The following ideas are the design principles of the Swatch color library.

DRY (Don't repeat yourself)

Swatch is deeply inspired by the Don't Repeat Yourself principle. As the creators of the library, we were upset by inefficiency of repetitions in the way of managing colors and theming for html blocks and components.

For instance, Bootstrap and Semantic-UI, two of the most popular biggest component libraries on the web, create individual color classes for each component. This means, if there are 10 colors in the set, and 12 components in the library, 120 (10 x 12) classes are written in CSS (think .btn-red, .btn-green, .popup-red, with 120 classes in total...). This is not only extremely unefficient, but incredibly hard to maintain and to evolve.

We believe developers must save time and effort and must not be locked-in in an antiquated, verbose and repetitive way of doing things.

Stability over features

You just got used to a feature in a library, and, all of a sudden, the feature gets deprecated or the api changes. As you, we are developpers working in the age of node_modules, and we are as annoyed as you when this occurs.

We commit not to introduce breaking changes in the releases.

info

To ensure API stability, we have been using internally this library for over a year in production-grade environments before releasing it to you.

Also, we wish to commit our work on Swatch to stabilizing the core set of features (being a color library) so that the library is good at what is does. Nothing less and nothing more.

note

Swatch is currently in beta. There might be exceptionally minor changes to the API before the 1.0 release.

Framework-agnostic

Swatch is CSS-only code and does not depend on any library or framework.

Therefore, you can use it freely in any front-end projects. This means, it is compatible with bare-bones html, as it is with any front-end framework or templating engine.

Minimal bundle size

The gzip, minified version of this library is only 2.5KB gzip (18KB uncompressed minified). Not a byte more.

LTS (Long-time support)

We want Swatch to be a stable library, supported in the long run. It is currently used, by high traffic websites we maintain, and will remain used in the foreseeable future.
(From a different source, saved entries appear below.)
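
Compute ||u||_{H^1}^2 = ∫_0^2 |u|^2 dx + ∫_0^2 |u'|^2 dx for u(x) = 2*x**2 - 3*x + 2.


||u||_{H^1}^2 = 98/5

The H^1 norm (squared) on an interval (0, L) is
  ||u||_{H^1}^2 = ∫_0^L u(x)^2 dx + ∫_0^L u'(x)^2 dx.
Compute u'(x) = 4*x - 3.
Then u(x)^2 = 4*x**4 - 12*x**3 + 17*x**2 - 12*x + 4 and u'(x)^2 = 16*x**2 - 24*x + 9.
Integrate each monomial from 0 to 2 using ∫_0^2 c·x^n dx = c·2^(n+1)/(n+1):
  ∫_0^2 u(x)^2 dx = ∫_0^2 (4*x^4 - 12*x^3 + 17*x^2 - 12*x + 4) dx. Term by term:
    ∫_0^2 4*x^4 dx = 128/5;  ∫_0^2 -12*x^3 dx = -48;  ∫_0^2 17*x^2 dx = 136/3;
    ∫_0^2 -12*x dx = -24;  ∫_0^2 4 dx = 8.
  Sum: 128/5 − 48 + 136/3 − 24 + 8 = 104/15.
  ∫_0^2 u'(x)^2 dx = ∫_0^2 (16*x^2 - 24*x + 9) dx. Term by term:
    ∫_0^2 16*x^2 dx = 128/3;  ∫_0^2 -24*x dx = -48;  ∫_0^2 9 dx = 18.
  Sum: 128/3 − 48 + 18 = 38/3.
Adding: ||u||_{H^1}^2 = 104/15 + 38/3 = 98/5.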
Even if this library is a not-for-profit project, we will continue commiting new code to it, resolving issues and merging pull requests.

Open-source, all the way

Swatch is released under the MIT license. This means you can do anything you want with it. You can use it in your own library, change it according to your design and take the credit for it.

We believe the exchange of ideas allowed by open-source programming is an enabler of high-quality software, and we have good hopes that your suggestions will help improve this library.

Customization

Customization is a feature we offer our advanced users. We want you to have infinite possibilities of customization and theming.